The viscous relaxation time of a trapped two-component gas of fermions in its normal phase is calculated as a function of temperature and scattering length, with the collision probability being determined by an energy-dependent $s$-wave cross section. The result is used for calculating the temperature dependence of the frequency and damping of collective modes studied in recent experiments, starting from the kinetic equation for the fermion distribution function with mean-field effects included in the streaming terms.

Figure 1

(Color online) The viscosity $\eta$ as a function of temperature for $k_{\mathrm{F}}\mid a\mid =4.5$, in units of ${\eta }_{\mathrm{cl}}\left(T_{\mathrm{F}}\right)=5{(mk{T}_{\mathrm{F}}∕\pi )}^{1∕2}∕32a^2$, the classical value of the viscosity for an energy-independent scattering cross section, evaluated at the Fermi temperature $T=T_{\mathrm{F}}$. The inset illustrates the low-temperature $T^{-2}$ dependence of the viscosity.

Figure 2

(Color online) The average viscous relaxation rate $1∕\tau$ divided by the transverse trap frequency ${\omega }_{\perp }$ as a function of temperature, for $k_{\mathrm{F}}\mid a\mid =0.01$. The asymptotic temperature dependences are indicated by the dashed lines. Note that the system is highly collisionless, since the maximum value of $1∕{\omega }_{\perp }\tau$ is about 0.000 25.

Figure 3

(Color online) The average viscous relaxation rate $1∕\tau$ divided by the transverse trap frequency ${\omega }_{\perp }$ as a function of temperature, for $k_{\mathrm{F}}\mid a\mid =5.5$, corresponding to the experiment of Ref. 6 at a magnetic field of $870\mathrm{G}$. The asymptotic temperature dependences are indicated by the dashed lines. The dotted line is the result obtained in the unitarity limit $\mid a\mid \to \infty$.

Figure 4

(Color online) The average viscous relaxation rate $1∕\tau$ divided by the transverse trap frequency ${\omega }_{\perp }$ as a function of $1∕k_{\mathrm{F}}\mid a\mid$ for four different temperatures.
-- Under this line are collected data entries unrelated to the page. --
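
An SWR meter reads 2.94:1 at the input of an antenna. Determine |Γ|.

|Γ| ≈ 0.492

|Γ| = (S − 1)/(S + 1) = (2.94 − 1)/(2.94 + 1) = 1.94/3.94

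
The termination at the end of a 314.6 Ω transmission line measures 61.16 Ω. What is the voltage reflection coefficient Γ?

Γ = -0.674

Γ = (Z_L − Z_0)/(Z_L + Z_0) = (61.16 − 314.6)/(61.16 + 314.6) = -253.4/375.8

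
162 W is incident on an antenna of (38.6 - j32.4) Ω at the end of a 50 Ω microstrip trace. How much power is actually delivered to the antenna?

P_delivered ≈ 141 W

|Γ| = |(-11.4 − j32.4)/(88.6 − j32.4)| = 0.364
|Γ|² = 0.133
P_refl = |Γ|²·P_inc = 21.5 W, P_del = (1 − |Γ|²)·P_inc = 141 W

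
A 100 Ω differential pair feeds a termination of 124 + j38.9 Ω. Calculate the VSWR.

VSWR ≈ 1.5

Γ = (Z_L − Z_0)/(Z_L + Z_0) = (24 + j38.9)/(224 + j38.9)
|Γ| = 45.7/227 = 0.201
VSWR = (1 + |Γ|)/(1 − |Γ|) = 1.2/0.799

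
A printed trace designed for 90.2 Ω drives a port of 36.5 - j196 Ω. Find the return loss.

RL ≈ 1.2 dB

Γ = (-53.7 − j196)/(126.7 − j196), |Γ| = 0.871
RL = −20·log₁₀|Γ| = −20·log₁₀(0.871)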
The parameters $T∕T_{\mathrm{F}}=0.03$ and $T∕T_{\mathrm{F}}=0.1$ correspond to the experimental conditions of Refs. 5, 7, respectively.

Figure 5

(Color online) The temperature dependence of the parameter $\xi$ given by Eq. (41) for different values of $k_{\mathrm{F}}a$. At high temperatures $\mid \xi \mid$ decreases as $T^{-5∕2}$.

Figure 6

(Color online) The calculated frequency of the transverse (+) mode as a function of temperature, with and without the mean-field correction for values of $\mid \xi \mid$ less than or equal to 0.5. The experimental values from Ref. 6 are indicated for comparison with the mean-field-corrected curve, with the estimated error bars included.

Figure 7

(Color online) The inverse damping rate of the transverse (+) mode as a function of temperature, with and without the mean-field correction. The mean-field-corrected curve is plotted for values of $\mid \xi \mid$ less than or equal to 0.5. The experimental values from Ref. 6 are indicated for comparison with the mean-field-corrected curve.

Figure 8

(Color online) The frequency of the axial (−) mode as a function of temperature.

Figure 9

(Color online) The inverse damping rate of the axial (−) mode as a function of temperature.